Une première banque, l’américaine JPMorgan qui emploie 16 000 personnes au Royaume-Uni, a fait savoir dès vendredi qu’elle pourrait déplacer des emplois hors du pays.
Selon l’agence de notation Standard and Poor’s, un cinquième de l’activité bancaire mondiale est réalisée à Londres. Une hémorragie de banquiers toucherait la ville de plein fouet : le secteur financier y fournit un emploi sur trois, soit 1,25 million de postes. Les services dans leur ensemble représentent 85% des emplois, ayant complètement supplanté l’industrie manufacturière qui a longtemps fait la force de la métropole. «Il est essentiel que nous restions partie prenante du marché unique», a enjoint le maire travailliste de Londres, Sadiq Khan, plaidant pour que sa ville ait voix au chapitre pendant les négociations avec l’UE sur les modalités de sortie.
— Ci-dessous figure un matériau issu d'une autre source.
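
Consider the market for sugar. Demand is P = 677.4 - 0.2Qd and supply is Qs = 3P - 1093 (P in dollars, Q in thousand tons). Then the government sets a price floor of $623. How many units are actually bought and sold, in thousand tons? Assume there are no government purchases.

Rearranging demand gives Qd = 3387 - 5P. Without the control the market clears where 3387 - 5P = 3P - 1093, i.e. P* = 560 and Q* = 587.
Since 623 > 560, the floor is binding.
At P = 623: Qd = 3387 - 5·623 = 272 and Qs = 3·623 - 1093 = 776.
The quantity actually transacted is the short side, demand: 272.

272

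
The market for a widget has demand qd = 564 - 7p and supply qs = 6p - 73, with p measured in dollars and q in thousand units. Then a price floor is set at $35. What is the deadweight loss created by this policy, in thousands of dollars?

In a free market, 564 - 7p = 6p - 73 gives the equilibrium p* = 49, q* = 221.
Since 35 is below p* = 49, the floor does not bind and the free-market outcome prevails.
Since the control does not bind, no trades are prevented and deadweight loss is zero.

0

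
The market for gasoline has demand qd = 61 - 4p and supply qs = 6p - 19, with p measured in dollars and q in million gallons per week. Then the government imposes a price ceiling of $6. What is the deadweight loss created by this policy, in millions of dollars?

Setting quantity demanded equal to quantity supplied, 61 - 4p = 6p - 19, gives p* = 8 and q* = 29.
Since 6 < 8, the ceiling is binding.
At p = 6: qd = 61 - 4·6 = 37 and qs = 6·6 - 19 = 17.
Quantity traded falls to 17. At q = 17 the demand price is (61 - 17)/4 = 11 and the supply price is (19 + 17)/6 = 6.
Deadweight loss = ½ · (11 - 6) · (29 - 17) = ½ · 5 · 12 = 30.

30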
Partie comme un gag mais révélatrice d’inquiétudes profondes, samedi soir une pétition pour un «Lexit» qui consacrerait l’indépendance de la capitale avait recueilli plus de 140 000 signatures. Malgré ces inquiétudes, Greg Clark de Brookings juge néanmoins probable qu’au final, «le nombre net d’emplois perdus ne soit pas énorme, parce que les entreprises vont se réorganiser plutôt que partir complètement», et de toute façon «Londres restera un bon endroit pour desservir les marchés mondiaux».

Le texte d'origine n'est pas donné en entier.